Based on the ruling, the lawyers of the IOEC can seize the assets of the three convicts or call for their arrest anywhere.

Also, the ruling is final and may not be raised again in an appeal court.

In 2011, sanctions made it difficult for Tehran to rent oil drilling rigs, so the IOEC approached Tabatabayee and asked him to find one to buy, both he and state media said.

Tabatabayee, a veteran trader of oil industry equipment in the Persian Gulf, said he found a rig owned by Romanian company Grup Servicii Petroliere SA (GSP) but because of sanctions on the IOEC, the deal had to be routed through a trading company registered in Turkey.
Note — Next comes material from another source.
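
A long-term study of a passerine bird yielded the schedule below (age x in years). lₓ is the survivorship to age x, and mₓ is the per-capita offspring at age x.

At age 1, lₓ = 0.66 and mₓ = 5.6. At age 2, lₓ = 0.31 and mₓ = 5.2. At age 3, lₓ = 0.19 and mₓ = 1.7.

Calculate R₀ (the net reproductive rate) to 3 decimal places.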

GSP Communications Director Radu Petrescu said the company did not know Tabatabayee. “His accusations are absurd,” he said, adding, “The information from this so-called broker is not true.” He said at the time that GSP had had two oil rigs in Iran in the past and would return to Iran if sanctions are lifted.

Tabatabayee said the rig cost $67 million but the IOEC approved a payment of $87 million on the grounds that the extra was needed to bypass the sanctions.

Even though the rig was never delivered to Iran, Tehran ended up paying out all of the $87 million, Oil Minister Bijan Zanganeh was quoted by his ministry’s news agency Shana as saying.

Some Iranian media reports have said the rig is now operating in Mexico.

Morad Shirani, an adviser to the IOEC, was arrested in Tehran in 2015 as part of a judicial investigation into possible corruption related to the deal.

Tehran’s Prosecutor, Abbas Jafari Dolatabadi, announced on August 7, 2017, that the indictment against six unidentified persons accused in the “missing oil rigs’” case has been issued.

“The case of the missing oil rigs that has been a top headline for the past two years is one of the most serious cases of financial crimes filed in the Justice department,” Dolatabadi asserted, adding, “We have asked the court to try and punish the suspects related to the case.”